Elle avait ce sourire tout doux sur la bouché Naminé, en lui répondant. Un sourire presque heureux, le genre qui lui faisait penser que peut-être, peut-être qu'elle était aussi contente de voir la voir rester dormir que Xy l'était de cette invitation. Peut-être qu'elle avait envie de la garder près d'elle. Peut-être qu'elle aimait, elle aussi, cette proximité entre leurs corps mi blottis mi mollement avachis. Peut-être que quand elle passait sa main dans ses cheveux, c'était pour satisfaire l'envie viscérale de toucher cet autre qui emplissait sa tête de questions.
Ou peut-être qu'elle se faisait des idées, et que l'affection que Naminé lui portait se limitait aux frontières de l'amitié – pire, de la politesse. Peut-être qu'elle ne voulait pas autant la toucher que Xion en avait envie. Peut-être qu'elle ne se posait pas de question.
« - Quelque chose ne va pas ?
- Y a pas de raison, pourquoi ?
- Tu es pensive.
- J'étais ''perdue'' dans ma tête. » Elle sourit « C'est comme ça que Roxas le formule.
- Je peux t'aider à retrouver le chemin ? »
La noiraude pouffa. Mais les yeux bleus malicieux – ils étaient encore plus clairs que ceux du blondinet, tiens – la regardaient toujours. Il fallait une réponse.
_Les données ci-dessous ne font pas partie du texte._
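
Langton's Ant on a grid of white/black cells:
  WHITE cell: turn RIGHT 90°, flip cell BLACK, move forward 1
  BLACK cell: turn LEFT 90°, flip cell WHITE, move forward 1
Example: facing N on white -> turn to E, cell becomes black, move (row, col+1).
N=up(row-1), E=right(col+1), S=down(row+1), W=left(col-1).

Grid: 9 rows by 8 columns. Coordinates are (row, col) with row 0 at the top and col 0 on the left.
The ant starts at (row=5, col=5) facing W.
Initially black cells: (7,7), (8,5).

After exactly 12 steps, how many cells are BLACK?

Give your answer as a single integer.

Step 1: on WHITE (5,5): turn R to N, flip to black, move to (4,5). |black|=3
Step 2: on WHITE (4,5): turn R to E, flip to black, move to (4,6). |black|=4
Step 3: on WHITE (4,6): turn R to S, flip to black, move to (5,6). |black|=5
Step 4: on WHITE (5,6): turn R to W, flip to black, move to (5,5). |black|=6
Step 5: on BLACK (5,5): turn L to S, flip to white, move to (6,5). |black|=5
Step 6: on WHITE (6,5): turn R to W, flip to black, move to (6,4). |black|=6
Step 7: on WHITE (6,4): turn R to N, flip to black, move to (5,4). |black|=7
Step 8: on WHITE (5,4): turn R to E, flip to black, move to (5,5). |black|=8
Step 9: on WHITE (5,5): turn R to S, flip to black, move to (6,5). |black|=9
Step 10: on BLACK (6,5): turn L to E, flip to white, move to (6,6). |black|=8
Step 11: on WHITE (6,6): turn R to S, flip to black, move to (7,6). |black|=9
Step 12: on WHITE (7,6): turn R to W, flip to black, move to (7,5). |black|=10

Answer: 10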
Et elle pensa, un peu idiotement, que Naminé était si près et qu'elle était si bien, qu'on ne pouvait pas être collé comme ça contre quelqu'un et se faire bouffer des yeux sans comprendre ce que l'autre pensait. Et elle avait son bras à moitié passé autour de sa taille, sa taille touche chaude à travers sa robe, et elle aurait pu caresser sa poitrine en remontant sa main, sa petite poitrine qui devait être si agréable à caresser, justement. Ou elle aurait pu la baisser, sa main, et caresser ses jambes. Plus que ses jambes.
Et mon dieu, à quoi pensait-elle ?
« - Tu veux bien m'embrasser ? »
Et en lui sortant ça elle ne souriait plus du tout, parce qu'elle ce mordait la lèvre. Elle devait très certainement rougir, son cœur aurait le temps d'exploser trois fois en attendant une réponse et elle trouverait bien le moyen de s'étouffer avec sa salive en essayant de répondre. Ah, bon sang, elle se sentait virer écarlate comme le bout de la cigarette de Roxas, parce que bien sur Roxas c'était mis à fumer passé trois mois de relation avec Axel, parce que plus influençable que le blondin on ne trouvait pas sur terre et vraiment, celui-là, elle se demandait parfois s'il pouvait penser par lui-même et-
« - D'accord. »
D'accord. Elle avait dit d'accord. Et elle riait, sans moquerie, juste tendrement. Et elle passait sa main sur son visage pour retenir ses cheveux presque neige à l'arrière de sa tête. Et elle l'embrassait tout doucement, très légèrement, parce qu'elle devait sentir que Xion mourrait à l'intérieur. C'était maitrisé. Assuré. Ça ne dura qu'une poignée de secondes, et milles an en même temps. Quand son amie – ou sa petite amie ? Comment devait-elle l'appeler, maintenant ? Etait-ce un vrai baiser, ou une simple taquinerie ? – se redressa, Xion l'imita immédiatement pour l'embrasser encore – et là, c'était un vrai baiser.
Rien que pour le deuxième chapitre je dépasse ma limite maximum ( 3000 mots) de plus de 1000 mots. Et j'ai pas mis tout ce que je voulais. (Bon, on va dire que comme j'ai plus de limite de temps, je peux bien rallonger un peu). Puis la « mise en couple officielle » devait pas se passer comme ça. J'avais deux versions en tête, et là c'est ni l'une ni l'autre. Nami et Xy font n'importe quoi.
Bon, deux chapitres de fais sur 8, 9 si je fais un épilogue. Je termine de me plaindre et j'y retourne. (En fait, j'ai pris une idée d'Os que j'avais, j'me suis dit « tranquille, t'as le mois, tu peux rallonger un peu en divisant en genre 3 parties. J'ai fait le détail des éléments que je voulais ajouter au fur et à mesure, j'en suis arrivé à 7 chapitres, j'ai pas compris. Ça fait que se rallonger. Allez, 8-9 chapitre maximum, ça devrait plus bouger maintenant.)